Lizzie is far from faultless. The rock concert format often means that the audience keeps a few minutes ahead of the songs – once a number gets started, it’s pretty clear where it’s going and what it’s going to sound like getting there. The writers spend more time than they need to on supplying Lizzie with a sympathetic set of motives for the double murder, given that the second act will seem to suggest that Lizzie might just mainly be insane. And the anti-climactic end to the historical story is a more tepid close to this adaptation than the high energy of the show’s first ninety minutes should warrant.
But Alan Stevens Hewitt, Steven Cheslik-Demeyer, and Tim Maner, who have combined forces on music and lyrics (with Maner alone providing the book) seem more interested in creating an ambiance of extreme rage and desire than in neatly ordered storytelling – in that regard, they succeed wholly. The trio’s moody, pulsating score may not be particularly innovative, but it’s evocative and clever, especially in a second-act song composed in 7/4 meter in which Lizzie’s lies spin out of control both musically and lyrically.

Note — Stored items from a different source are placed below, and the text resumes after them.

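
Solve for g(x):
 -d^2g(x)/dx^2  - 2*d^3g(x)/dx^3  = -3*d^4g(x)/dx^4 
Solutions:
 g(x) = C1 + C2*x + C3*exp(-x/3) + C4*exp(x)


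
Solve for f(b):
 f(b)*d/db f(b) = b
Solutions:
 f(b) = -sqrt(C1 + b^2)
 f(b) = sqrt(C1 + b^2)


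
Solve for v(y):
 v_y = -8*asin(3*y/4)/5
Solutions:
 v(y) = C1 - 8*y*asin(3*y/4)/5 - 8*sqrt(16 - 9*y^2)/15


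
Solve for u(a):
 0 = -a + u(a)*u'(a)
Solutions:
 u(a) = -sqrt(C1 + a^2)
 u(a) = sqrt(C1 + a^2)


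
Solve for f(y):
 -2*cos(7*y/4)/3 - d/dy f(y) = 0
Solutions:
 f(y) = C1 - 8*sin(7*y/4)/21


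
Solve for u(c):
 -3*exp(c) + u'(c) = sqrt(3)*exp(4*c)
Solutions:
 u(c) = C1 + sqrt(3)*exp(4*c)/4 + 3*exp(c)


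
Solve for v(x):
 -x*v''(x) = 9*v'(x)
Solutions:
 v(x) = C1 + C2/x^8


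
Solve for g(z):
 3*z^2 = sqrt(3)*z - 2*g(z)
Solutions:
 g(z) = z*(-3*z + sqrt(3))/2


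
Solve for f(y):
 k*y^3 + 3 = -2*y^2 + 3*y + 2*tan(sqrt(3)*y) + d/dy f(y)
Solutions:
 f(y) = C1 + k*y^4/4 + 2*y^3/3 - 3*y^2/2 + 3*y + 2*sqrt(3)*log(cos(sqrt(3)*y))/3


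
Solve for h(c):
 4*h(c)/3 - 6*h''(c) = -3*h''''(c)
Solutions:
 h(c) = C1*exp(-c*sqrt(1 - sqrt(5)/3)) + C2*exp(c*sqrt(1 - sqrt(5)/3)) + C3*exp(-c*sqrt(sqrt(5)/3 + 1)) + C4*exp(c*sqrt(sqrt(5)/3 + 1))


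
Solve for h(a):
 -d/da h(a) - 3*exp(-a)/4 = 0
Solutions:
 h(a) = C1 + 3*exp(-a)/4


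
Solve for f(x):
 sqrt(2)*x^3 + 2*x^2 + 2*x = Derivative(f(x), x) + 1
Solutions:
 f(x) = C1 + sqrt(2)*x^4/4 + 2*x^3/3 + x^2 - x


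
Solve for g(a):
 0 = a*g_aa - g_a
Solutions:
 g(a) = C1 + C2*a^2


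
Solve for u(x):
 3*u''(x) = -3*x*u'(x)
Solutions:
 u(x) = C1 + C2*erf(sqrt(2)*x/2)


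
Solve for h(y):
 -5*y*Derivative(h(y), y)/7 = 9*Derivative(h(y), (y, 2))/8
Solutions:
 h(y) = C1 + C2*erf(2*sqrt(35)*y/21)


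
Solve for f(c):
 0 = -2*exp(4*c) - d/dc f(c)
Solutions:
 f(c) = C1 - exp(4*c)/2


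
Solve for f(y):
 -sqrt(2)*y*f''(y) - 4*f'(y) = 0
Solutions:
 f(y) = C1 + C2*y^(1 - 2*sqrt(2))


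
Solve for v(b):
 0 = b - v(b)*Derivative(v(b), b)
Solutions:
 v(b) = -sqrt(C1 + b^2)
 v(b) = sqrt(C1 + b^2)


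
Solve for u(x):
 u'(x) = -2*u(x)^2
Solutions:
 u(x) = 1/(C1 + 2*x)


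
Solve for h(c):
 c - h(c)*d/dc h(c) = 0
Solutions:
 h(c) = -sqrt(C1 + c^2)
 h(c) = sqrt(C1 + c^2)


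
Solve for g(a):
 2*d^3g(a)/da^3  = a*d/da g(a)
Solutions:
 g(a) = C1 + Integral(C2*airyai(2^(2/3)*a/2) + C3*airybi(2^(2/3)*a/2), a)


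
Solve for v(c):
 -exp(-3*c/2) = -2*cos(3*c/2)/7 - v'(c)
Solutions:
 v(c) = C1 - 4*sin(3*c/2)/21 - 2*exp(-3*c/2)/3


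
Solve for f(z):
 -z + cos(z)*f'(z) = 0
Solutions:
 f(z) = C1 + Integral(z/cos(z), z)


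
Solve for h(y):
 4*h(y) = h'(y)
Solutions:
 h(y) = C1*exp(4*y)


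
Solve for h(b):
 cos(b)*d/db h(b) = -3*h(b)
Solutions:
 h(b) = C1*(sin(b) - 1)^(3/2)/(sin(b) + 1)^(3/2)


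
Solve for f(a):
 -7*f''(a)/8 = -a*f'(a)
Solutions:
 f(a) = C1 + C2*erfi(2*sqrt(7)*a/7)


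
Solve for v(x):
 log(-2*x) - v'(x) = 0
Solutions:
 v(x) = C1 + x*log(-x) + x*(-1 + log(2))


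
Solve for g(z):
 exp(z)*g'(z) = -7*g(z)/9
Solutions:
 g(z) = C1*exp(7*exp(-z)/9)


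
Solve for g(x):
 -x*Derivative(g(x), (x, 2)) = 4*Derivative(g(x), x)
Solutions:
 g(x) = C1 + C2/x^3


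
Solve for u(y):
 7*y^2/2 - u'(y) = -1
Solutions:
 u(y) = C1 + 7*y^3/6 + y


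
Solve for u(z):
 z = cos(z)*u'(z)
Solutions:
 u(z) = C1 + Integral(z/cos(z), z)


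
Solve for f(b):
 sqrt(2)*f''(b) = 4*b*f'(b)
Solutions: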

Victoria Bussert’s sly, sexy staging, paired with Greg Daniels’ choreography, and Martin Jensen’s in-your-face lighting design conveys the laser-beam precision that the show’s structure sometimes lacks. A six-piece band, under the musical direction of Martin Bergmann Konge, provides the spotless, throbbing accompaniment.
Audience members in the front row may be supplied with plastic ponchos to protect from splattering guts, but it’s the crackling energy spilling out of the instruments, both the singers’ and the band’s, that will make the biggest splash.